Onda de violência leva sindicato dos ônibus a
proibir o transporte entre as 18h e as 5h; caos teve início com a
situação dos presídios, de onde os detentos determinaram assaltos,
saques e estupros, além de ataques aos coletivos; procurador-geral da
República, Rodrigo Janot, já cobrou medidas concretas da governadora
Roseana Sarney, que tem até segunda-feira para apresentar respostas
diante da crise; menina de seis anos está internada em estado
gravíssimo, com 90% do corpo queimado
247 - A onda de
violência em São Luís, que culminou com os ataques a quatro ônibus na
última sexta-feira, deixará a população sem transporte entre as 18h e as
5h. A decisão foi tomada pelo Sindicato dos Trabalhadores do Transporte
Rodoviário do Estado do Maranhão, em reunião ocorrida neste sábado.
Os ataques aos ônibus que foram incendiados deixaram uma criança de seis anos em estado gravíssimo, com 90% do corpo queimado.
A crise é reflexo do caos
penitenciário no Maranhão. No presídio de Pedrinhas, dois detentos foram
assassinados em 2014 e 60 foram mortos no ano passado – alguns chegaram
a ser decapitados. Do presídio, os detentos ordenaram assaltos, saques
estupros e os ataque aos ônibus.
Diante da crise, o procurador-geral
da República, Rodrigo Janot, deu prazo até segunda-feira para que a
governadora Roseana Sarney apresente medidas concretas para conter a
violência.
Leia, abaixo, reportagem da Agência Brasil a respeito:
Governadora tem até segunda para explicar violência nos presídios do Maranhão
Thais Araujo
Repórter da Agência Brasil
Brasília - A
governadora do Maranhão, Roseana Sarney, tem até segunda-feira (6) para
prestar informações ao procurador-geral da República, Rodrigo Janot,
sobre as providências tomadas para evitar novas mortes no Complexo
Penitenciário de Pedrinhas, em São Luís.
Este ano, dois detentos morreram
no interior do presídio. Um deles foi encontrado morto em uma cela de
triagem com sinais estrangulamento e o outro foi vítima de golpes de uma
arma artesanal com ponta de ferro aguda, semelhante a uma
lança (chuço), durante briga de integrantes de uma facção criminosa.

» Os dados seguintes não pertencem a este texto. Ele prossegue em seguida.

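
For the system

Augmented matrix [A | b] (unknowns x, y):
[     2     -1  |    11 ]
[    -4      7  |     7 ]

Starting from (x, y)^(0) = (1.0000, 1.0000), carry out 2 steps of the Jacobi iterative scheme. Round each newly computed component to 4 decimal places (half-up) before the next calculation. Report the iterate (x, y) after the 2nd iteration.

(6.2857, 4.4286)

Iteration 1:
  x = (11 - (-1)·1.0000) / (2) = 6.0000
  y = (7 - (-4)·1.0000) / (7) = 1.5714
Iteration 2:
  x = (11 - (-1)·1.5714) / (2) = 6.2857
  y = (7 - (-4)·6.0000) / (7) = 4.4286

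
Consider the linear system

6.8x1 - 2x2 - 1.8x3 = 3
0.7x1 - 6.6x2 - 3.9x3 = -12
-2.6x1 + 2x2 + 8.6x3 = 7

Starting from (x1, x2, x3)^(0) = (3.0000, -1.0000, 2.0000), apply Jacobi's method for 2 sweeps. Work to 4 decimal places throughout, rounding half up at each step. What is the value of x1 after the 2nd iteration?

1.2390

Iteration 1:
  x1 = (3 - (-2)·-1.0000 - (-1.8)·2.0000) / (6.8) = 0.6765
  x2 = (-12 - (0.7)·3.0000 - (-3.9)·2.0000) / (-6.6) = 0.9545
  x3 = (7 - (-2.6)·3.0000 - (2)·-1.0000) / (8.6) = 1.9535
Iteration 2:
  x1 = (3 - (-2)·0.9545 - (-1.8)·1.9535) / (6.8) = 1.2390
  x2 = (-12 - (0.7)·0.6765 - (-3.9)·1.9535) / (-6.6) = 0.7356
  x3 = (7 - (-2.6)·0.6765 - (2)·0.9545) / (8.6) = 0.7965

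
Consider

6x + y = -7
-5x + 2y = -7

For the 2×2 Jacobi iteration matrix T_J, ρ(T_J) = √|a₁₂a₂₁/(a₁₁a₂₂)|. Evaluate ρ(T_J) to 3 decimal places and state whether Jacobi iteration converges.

0.645

a₁₂a₂₁/(a₁₁a₂₂) = (1)·(-5) / ((6)·(2)) = -0.416667
ρ = √|-0.416667| = √0.416667 = 0.645
ρ < 1, so Jacobi converges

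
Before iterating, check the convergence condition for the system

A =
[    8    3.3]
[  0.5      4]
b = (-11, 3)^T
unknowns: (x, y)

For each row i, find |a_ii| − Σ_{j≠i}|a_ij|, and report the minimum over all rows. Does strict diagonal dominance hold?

row 1: |8| − (3.3) = 4.7
row 2: |4| − (0.5) = 3.5
minimum over rows = 3.5 → strictly diagonally dominant (convergence guaranteed)

3.5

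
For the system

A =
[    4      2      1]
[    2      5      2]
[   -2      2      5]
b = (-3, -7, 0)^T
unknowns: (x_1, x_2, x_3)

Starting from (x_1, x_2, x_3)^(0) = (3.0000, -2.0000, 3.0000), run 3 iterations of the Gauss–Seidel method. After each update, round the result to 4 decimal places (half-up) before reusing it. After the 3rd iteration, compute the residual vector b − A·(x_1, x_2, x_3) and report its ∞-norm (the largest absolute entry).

0.3290

Iteration 1:
  x_1 = (-3 - (2)·-2.0000 - (1)·3.0000) / (4) = -0.5000
  x_2 = (-7 - (2)·-0.5000 - (2)·3.0000) / (5) = -2.4000
  x_3 = (0 - (-2)·-0.5000 - (2)·-2.4000) / (5) = 0.7600
Iteration 2:
  x_1 = (-3 - (2)·-2.4000 - (1)·0.7600) / (4) = 0.2600
  x_2 = (-7 - (2)·0.2600 - (2)·0.7600) / (5) = -1.8080
  x_3 = (0 - (-2)·0.2600 - (2)·-1.8080) / (5) = 0.8272
Iteration 3:
  x_1 = (-3 - (2)·-1.8080 - (1)·0.8272) / (4) = -0.0528
  x_2 = (-7 - (2)·-0.0528 - (2)·0.8272) / (5) = -1.7098
  x_3 = (0 - (-2)·-0.0528 - (2)·-1.7098) / (5) = 0.6628
Residual b − A·x = (-0.0320, 0.3290, 0.0000); ∞-norm = 0.3290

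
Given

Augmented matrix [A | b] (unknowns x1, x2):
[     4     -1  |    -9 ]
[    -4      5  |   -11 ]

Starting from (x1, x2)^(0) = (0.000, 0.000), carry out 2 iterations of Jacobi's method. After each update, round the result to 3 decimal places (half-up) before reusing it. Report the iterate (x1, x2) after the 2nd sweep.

(-2.800, -4.000)

Iteration 1:
  x1 = (-9 - (-1)·0.000) / (4) = -2.250
  x2 = (-11 - (-4)·0.000) / (5) = -2.200
Iteration 2:
  x1 = (-9 - (-1)·-2.200) / (4) = -2.800
  x2 = (-11 - (-4)·-2.250) / (5) = -4.000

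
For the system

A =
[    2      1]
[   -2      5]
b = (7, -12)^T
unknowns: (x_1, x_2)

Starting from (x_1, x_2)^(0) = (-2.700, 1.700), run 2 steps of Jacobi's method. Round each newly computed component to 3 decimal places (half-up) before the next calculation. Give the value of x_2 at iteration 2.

Iteration 1:
  x_1 = (7 - (1)·1.700) / (2) = 2.650
  x_2 = (-12 - (-2)·-2.700) / (5) = -3.480
Iteration 2:
  x_1 = (7 - (1)·-3.480) / (2) = 5.240
  x_2 = (-12 - (-2)·2.650) / (5) = -1.340

-1.340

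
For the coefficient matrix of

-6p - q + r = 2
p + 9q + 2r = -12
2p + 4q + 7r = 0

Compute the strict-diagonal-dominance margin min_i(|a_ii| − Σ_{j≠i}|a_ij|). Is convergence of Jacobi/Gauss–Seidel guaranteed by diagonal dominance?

1

row 1: |-6| − (1+1) = 4
row 2: |9| − (1+2) = 6
row 3: |7| − (2+4) = 1
minimum over rows = 1 → strictly diagonally dominant (convergence guaranteed)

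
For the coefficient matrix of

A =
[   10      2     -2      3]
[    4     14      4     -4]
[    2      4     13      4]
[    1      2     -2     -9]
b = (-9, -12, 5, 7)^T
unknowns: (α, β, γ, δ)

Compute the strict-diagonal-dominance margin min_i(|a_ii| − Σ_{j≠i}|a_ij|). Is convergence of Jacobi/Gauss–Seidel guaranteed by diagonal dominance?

row 1: |10| − (2+2+3) = 3
row 2: |14| − (4+4+4) = 2
row 3: |13| − (2+4+4) = 3
row 4: |-9| − (1+2+2) = 4
minimum over rows = 2 → strictly diagonally dominant (convergence guaranteed)

2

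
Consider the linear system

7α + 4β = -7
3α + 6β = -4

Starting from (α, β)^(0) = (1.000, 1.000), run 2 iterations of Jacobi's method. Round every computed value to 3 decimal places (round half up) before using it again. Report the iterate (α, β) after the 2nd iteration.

(-0.333, 0.119)

Iteration 1:
  α = (-7 - (4)·1.000) / (7) = -1.571
  β = (-4 - (3)·1.000) / (6) = -1.167
Iteration 2:
  α = (-7 - (4)·-1.167) / (7) = -0.333
  β = (-4 - (3)·-1.571) / (6) = 0.119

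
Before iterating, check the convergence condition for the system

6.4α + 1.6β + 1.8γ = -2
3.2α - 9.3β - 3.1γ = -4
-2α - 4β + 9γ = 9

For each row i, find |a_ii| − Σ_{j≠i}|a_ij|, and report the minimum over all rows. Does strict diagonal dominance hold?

3

row 1: |6.4| − (1.6+1.8) = 3
row 2: |-9.3| − (3.2+3.1) = 3
row 3: |9| − (2+4) = 3
minimum over rows = 3 → strictly diagonally dominant (convergence guaranteed)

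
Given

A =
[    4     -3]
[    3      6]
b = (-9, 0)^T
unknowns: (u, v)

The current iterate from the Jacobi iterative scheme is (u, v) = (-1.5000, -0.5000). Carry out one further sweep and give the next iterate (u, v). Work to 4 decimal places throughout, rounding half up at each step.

One sweep:
  u = (-9 - (-3)·-0.5000) / (4) = -2.6250
  v = (0 - (3)·-1.5000) / (6) = 0.7500

(-2.6250, 0.7500)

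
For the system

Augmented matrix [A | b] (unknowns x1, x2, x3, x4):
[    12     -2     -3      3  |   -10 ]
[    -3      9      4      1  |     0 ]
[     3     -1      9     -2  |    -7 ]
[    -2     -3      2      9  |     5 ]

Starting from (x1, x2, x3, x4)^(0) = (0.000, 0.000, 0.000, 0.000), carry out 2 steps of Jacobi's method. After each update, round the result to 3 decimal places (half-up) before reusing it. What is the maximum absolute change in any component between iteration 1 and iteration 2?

Iteration 1:
  x1 = (-10 - (-2)·0.000 - (-3)·0.000 - (3)·0.000) / (12) = -0.833
  x2 = (0 - (-3)·0.000 - (4)·0.000 - (1)·0.000) / (9) = 0.000
  x3 = (-7 - (3)·0.000 - (-1)·0.000 - (-2)·0.000) / (9) = -0.778
  x4 = (5 - (-2)·0.000 - (-3)·0.000 - (2)·0.000) / (9) = 0.556
Iteration 2:
  x1 = (-10 - (-2)·0.000 - (-3)·-0.778 - (3)·0.556) / (12) = -1.167
  x2 = (0 - (-3)·-0.833 - (4)·-0.778 - (1)·0.556) / (9) = 0.006
  x3 = (-7 - (3)·-0.833 - (-1)·0.000 - (-2)·0.556) / (9) = -0.377
  x4 = (5 - (-2)·-0.833 - (-3)·0.000 - (2)·-0.778) / (9) = 0.543
Change: (-0.334, 0.006, 0.401, -0.013) → max |·| = 0.401

0.401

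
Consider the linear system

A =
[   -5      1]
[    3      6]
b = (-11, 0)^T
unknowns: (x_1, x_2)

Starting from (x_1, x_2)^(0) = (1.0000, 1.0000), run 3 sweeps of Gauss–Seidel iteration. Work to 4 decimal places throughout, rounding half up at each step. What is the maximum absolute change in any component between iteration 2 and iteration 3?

Iteration 1:
  x_1 = (-11 - (1)·1.0000) / (-5) = 2.4000
  x_2 = (0 - (3)·2.4000) / (6) = -1.2000
Iteration 2:
  x_1 = (-11 - (1)·-1.2000) / (-5) = 1.9600
  x_2 = (0 - (3)·1.9600) / (6) = -0.9800
Iteration 3:
  x_1 = (-11 - (1)·-0.9800) / (-5) = 2.0040
  x_2 = (0 - (3)·2.0040) / (6) = -1.0020
Change: (0.0440, -0.0220) → max |·| = 0.0440

0.0440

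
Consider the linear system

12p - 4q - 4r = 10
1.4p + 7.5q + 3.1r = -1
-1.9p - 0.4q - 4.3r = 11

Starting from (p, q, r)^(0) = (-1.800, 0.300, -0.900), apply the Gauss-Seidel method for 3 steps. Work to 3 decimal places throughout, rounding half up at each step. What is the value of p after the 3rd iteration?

0.312

Iteration 1:
  p = (10 - (-4)·0.300 - (-4)·-0.900) / (12) = 0.633
  q = (-1 - (1.4)·0.633 - (3.1)·-0.900) / (7.5) = 0.121
  r = (11 - (-1.9)·0.633 - (-0.4)·0.121) / (-4.3) = -2.849
Iteration 2:
  p = (10 - (-4)·0.121 - (-4)·-2.849) / (12) = -0.076
  q = (-1 - (1.4)·-0.076 - (3.1)·-2.849) / (7.5) = 1.058
  r = (11 - (-1.9)·-0.076 - (-0.4)·1.058) / (-4.3) = -2.623
Iteration 3:
  p = (10 - (-4)·1.058 - (-4)·-2.623) / (12) = 0.312
  q = (-1 - (1.4)·0.312 - (3.1)·-2.623) / (7.5) = 0.893
  r = (11 - (-1.9)·0.312 - (-0.4)·0.893) / (-4.3) = -2.779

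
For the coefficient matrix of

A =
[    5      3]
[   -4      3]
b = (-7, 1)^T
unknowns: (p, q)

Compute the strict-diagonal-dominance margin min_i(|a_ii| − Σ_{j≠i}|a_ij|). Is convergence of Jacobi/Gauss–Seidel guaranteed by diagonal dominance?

row 1: |5| − (3) = 2
row 2: |3| − (4) = -1
minimum over rows = -1 → not strictly diagonally dominant

-1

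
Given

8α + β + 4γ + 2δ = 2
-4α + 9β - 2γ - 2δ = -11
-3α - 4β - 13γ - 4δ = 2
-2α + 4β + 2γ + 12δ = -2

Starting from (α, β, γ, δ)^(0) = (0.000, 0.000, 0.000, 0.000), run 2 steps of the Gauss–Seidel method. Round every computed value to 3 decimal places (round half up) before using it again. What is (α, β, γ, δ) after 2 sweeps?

Iteration 1:
  α = (2 - (1)·0.000 - (4)·0.000 - (2)·0.000) / (8) = 0.250
  β = (-11 - (-4)·0.250 - (-2)·0.000 - (-2)·0.000) / (9) = -1.111
  γ = (2 - (-3)·0.250 - (-4)·-1.111 - (-4)·0.000) / (-13) = 0.130
  δ = (-2 - (-2)·0.250 - (4)·-1.111 - (2)·0.130) / (12) = 0.224
Iteration 2:
  α = (2 - (1)·-1.111 - (4)·0.130 - (2)·0.224) / (8) = 0.268
  β = (-11 - (-4)·0.268 - (-2)·0.130 - (-2)·0.224) / (9) = -1.024
  γ = (2 - (-3)·0.268 - (-4)·-1.024 - (-4)·0.224) / (-13) = 0.030
  δ = (-2 - (-2)·0.268 - (4)·-1.024 - (2)·0.030) / (12) = 0.214

(0.268, -1.024, 0.030, 0.214)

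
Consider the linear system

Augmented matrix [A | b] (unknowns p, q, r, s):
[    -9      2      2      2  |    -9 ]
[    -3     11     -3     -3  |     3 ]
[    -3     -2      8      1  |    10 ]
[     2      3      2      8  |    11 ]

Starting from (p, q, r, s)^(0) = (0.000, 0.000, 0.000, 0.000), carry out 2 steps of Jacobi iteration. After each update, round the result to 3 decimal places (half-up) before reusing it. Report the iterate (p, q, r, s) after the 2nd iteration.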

No ano passado, 60 pessoas morreram
no interior do presídio, segundo relatório do Conselho Nacional de
Justiça (CNJ). O documento foi produzido com base em inspeções no
sistema prisional do Maranhão, em parceria com o Conselho Nacional do
Ministério Público (CNMP), presidido por Janot. O pedido de
informações foi encaminhado pelo procurador-geral no dia 19 de
dezembro, após a morte de cinco presos – três deles decapitados - em uma
briga entre facções no Centro de Detenção Provisória de Pedrinhas.
As respostas da governadora poderão
subsidiar um eventual pedido de intervenção federal no estado devido à
situação dos presídios. O possível pedido também levará em conta o
relatório do CNJ, que destaca a necessidade de se intensificar a
cobrança, para que as autoridades maranhenses cumpram as recomendações
feitas pelo próprio Conselho, pelo CNMP e pela Comissão Interamericana
de Direitos Humanos da Organização dos Estados Americanos (OEA).
Em dezembro, também em razão das
mortes provocadas por brigas entre facções rivais em Pedrinhas, a OEA
pediu ao governo brasileiro a redução imediata da superlotação das penitenciárias maranhenses e a investigação dos homicídios ocorridos.
Na noite de ontem (3), foram
registrados quatro atos de vandalismo envolvendo incêndio a ônibus em
São Luís. Na avaliação das autoridades, os ataques foram em reação às
medidas adotadas para combater a criminalidade nas unidades prisionais
da capital, que receberam reforço da Polícia Militar no fim de dezembro. O governo maranhense informou que identificou os mandantes e os executores dos atos.
Em nota divulgada em seu site, o
governo reafirma que "não compactua com atos de violência e que continua
agindo em conjunto com todos os setores e órgãos que atuam na defesa
dos direitos humanos e daqueles que promovem a garantia da justiça e
segurança", e informa que a Polícia Militar está adotando providências
complementares nas unidades prisionais de São Luís, entre elas "a
ampliação da vigilância com videomonitoramento, a intensificação das
revistas nas celas e o aumento da fiscalização interna com o Batalhão de
Choque e da fiscalização externa com rondas".